A terrible tide of grumped up grouch arose to claim my moods today, and I only barely wanted to do anything about it. Unexpectedly, several rounds of climbing up a sledding hill to the point of heart poundings because holding a 40 pound small child somehow worked to sooth my irrationally terse inner-beast mode of storm cloud and eyeroll.
Perhaps the downturn could be ascribed to the typical paroxysms of the psyche which occur when one feels a lack of control. I’m sane enough to be grateful that it’s nothing worse, but I am stressed out by the failure to procure new housing as a springtime move out deadline looms ever nearer.
Come to think of it, the specter of a move is in general a drag, with so many elements tending toward drudgery and high potential for regret. It’s like purposefully placing a careful collection of the most fragile eggs in a likely shoddy basket that probably lacks proper insulation and is set on a too-busy street with loud dogs barking next door.

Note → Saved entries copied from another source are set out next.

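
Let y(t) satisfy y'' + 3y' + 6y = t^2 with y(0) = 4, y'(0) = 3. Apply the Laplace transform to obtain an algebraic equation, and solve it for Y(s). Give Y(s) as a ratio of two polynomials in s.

Y(s) = (4*s^4 + 15*s^3 + 2)/(s^5 + 3*s^4 + 6*s^3)

Transform both sides with L{·}.
With L{y''} = s^2 Y - s·y(0) - y'(0) and L{y'} = sY - y(0), with y(0) = 4, y'(0) = 3: the LHS transforms to (s^2 + 3*s + 6)Y - (4*s + 15).
The right side is L{t^2} = 2/s^3.
So (s^2 + 3*s + 6)Y = 2/s^3 + (4*s + 15).
Solve for Y(s) and write it as one ratio of polynomials.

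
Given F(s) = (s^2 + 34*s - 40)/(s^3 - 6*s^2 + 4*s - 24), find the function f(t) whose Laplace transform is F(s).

Factor the denominator: s^3 - 6*s^2 + 4*s - 24 = (s - 6)*(s^2 + 4).
Partial fraction decomposition gives [5/(s - 6)] + [-4*s/(s^2 + 4)] + [10/(s^2 + 4)].
Invert each term: 5/(s - 6) ↔ 5e^(6t); -4·s/(s^2 + 4) ↔ -4cos(2t); 5·2/(s^2 + 4) ↔ 5sin(2t).

f(t) = 5*exp(6*t) + 5*sin(2*t) - 4*cos(2*t)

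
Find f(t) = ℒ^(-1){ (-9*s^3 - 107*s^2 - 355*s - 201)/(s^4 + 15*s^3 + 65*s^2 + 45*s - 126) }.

Factor the denominator: s^4 + 15*s^3 + 65*s^2 + 45*s - 126 = (s - 1)*(s + 3)*(s + 6)*(s + 7).
Partial fraction decomposition gives [-3/(s + 3)] + [1/(s + 6)] + [-3/(s - 1)] + [-4/(s + 7)].
Invert each term: -3/(s + 3) ↔ -3e^(-3t); 1/(s + 6) ↔ e^(-6t); -3/(s - 1) ↔ -3e^(t); -4/(s + 7) ↔ -4e^(-7t).

f(t) = -3*exp(t) - 3*exp(-3*t) + exp(-6*t) - 4*exp(-7*t)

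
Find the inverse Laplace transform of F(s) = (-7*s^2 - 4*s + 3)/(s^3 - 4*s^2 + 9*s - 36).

Factor the denominator: s^3 - 4*s^2 + 9*s - 36 = (s - 4)*(s^2 + 9).
Partial fraction decomposition gives [-5/(s - 4)] + [-2*s/(s^2 + 9)] + [-12/(s^2 + 9)].
Invert each term: -5/(s - 4) ↔ -5e^(4t); -2·s/(s^2 + 9) ↔ -2cos(3t); -4·3/(s^2 + 9) ↔ -4sin(3t).

-5*exp(4*t) - 4*sin(3*t) - 2*cos(3*t)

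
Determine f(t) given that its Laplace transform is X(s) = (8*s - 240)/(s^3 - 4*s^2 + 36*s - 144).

f(t) = -4*exp(4*t) + 4*sin(6*t) + 4*cos(6*t)

Factor the denominator: s^3 - 4*s^2 + 36*s - 144 = (s - 4)*(s^2 + 36).
Partial fraction decomposition gives [-4/(s - 4)] + [4*s/(s^2 + 36)] + [24/(s^2 + 36)].
Invert each term: -4/(s - 4) ↔ -4e^(4t); 4·s/(s^2 + 36) ↔ 4cos(6t); 4·6/(s^2 + 36) ↔ 4sin(6t).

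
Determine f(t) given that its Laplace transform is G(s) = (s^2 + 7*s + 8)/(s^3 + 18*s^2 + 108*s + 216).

Factor the denominator: s^3 + 18*s^2 + 108*s + 216 = (s + 6)^3.
Partial fraction decomposition gives [1/(s + 6)] + [-5/(s + 6)^2] + [2/(s + 6)^3].
Invert each term: 1/(s + 6) ↔ e^(-6t); -5/(s + 6)^2 ↔ -5t·e^(-6t); 2/(s + 6)^3 ↔ (1)t^2·e^(-6t).

f(t) = t^2*exp(-6*t) - 5*t*exp(-6*t) + exp(-6*t)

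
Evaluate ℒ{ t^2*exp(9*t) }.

2/(s - 9)^3

L{e^(9t)} = 1/(s - 9).
Then apply L{t^2·g(t)} = (-1)^2 d^2/ds^2[G(s)] with G(s) = 1/(s - 9):
differentiating 2 times and applying the sign gives 2/(s - 9)^3.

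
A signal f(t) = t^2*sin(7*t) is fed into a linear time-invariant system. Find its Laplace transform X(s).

X(s) = 14*(3*s^2 - 49)/(s^2 + 49)^3

L{sin(7t)} = 7/(s^2 + 49).
Then apply L{t^2·g(t)} = (-1)^2 d^2/ds^2[G(s)] with G(s) = 7/(s^2 + 49):
differentiating 2 times and applying the sign gives 14*(3*s^2 - 49)/(s^2 + 49)^3.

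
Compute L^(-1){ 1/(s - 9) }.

Since L{e^(9t)} = 1/(s - 9), the inverse is e^(9*t).

exp(9*t)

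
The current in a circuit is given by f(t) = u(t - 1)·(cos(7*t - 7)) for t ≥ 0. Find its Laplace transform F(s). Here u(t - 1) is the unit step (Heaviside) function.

By the second shifting theorem, L{u(t - c)·g(t - c)} = e^(-cs)·G(s) with c = 1 and G(s) = L{g(t)}.
L{cos(7t)} = s/(s^2 + 49).

F(s) = s*exp(-s)/(s^2 + 49)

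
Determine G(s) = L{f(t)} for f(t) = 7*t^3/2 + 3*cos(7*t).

G(s) = 3*s/(s^2 + 49) + 21/s^4

The transform is linear, so treat each term independently.
(3)·[L{cos(7t)} = s/(s^2 + 49)]; (7/2)·[L{t^3} = 3!/s^4 = 6/s^4].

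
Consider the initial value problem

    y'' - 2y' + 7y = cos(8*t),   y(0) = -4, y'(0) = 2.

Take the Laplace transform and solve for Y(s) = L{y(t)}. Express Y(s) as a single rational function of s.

Laplace-transform each side.
Using L{y''} = s^2 Y - s·y(0) - y'(0) and L{y'} = sY - y(0), with y(0) = -4, y'(0) = 2, the left side becomes (s^2 - 2*s + 7)Y - (-4*s + 10).
The right side is L{cos(8*t)} = s/(s^2 + 64).
So (s^2 - 2*s + 7)Y = s/(s^2 + 64) + (-4*s + 10).
Solve for Y(s) and write it as one ratio of polynomials.

Y(s) = (-4*s^3 + 10*s^2 - 255*s + 640)/(s^4 - 2*s^3 + 71*s^2 - 128*s + 448)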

So my flawed human brain figured to be mean and impatient to see if that helped matters. None too surprising, that seemed only to accomplish the killing of everybody’s joy.
Thus proving the existence of body wisdom, where bones and blood and air converge into strength enough to scale a height of dragging snow, recover and have a look at the closer sky, to then again allow the thrill of ceding some control over the downward slide.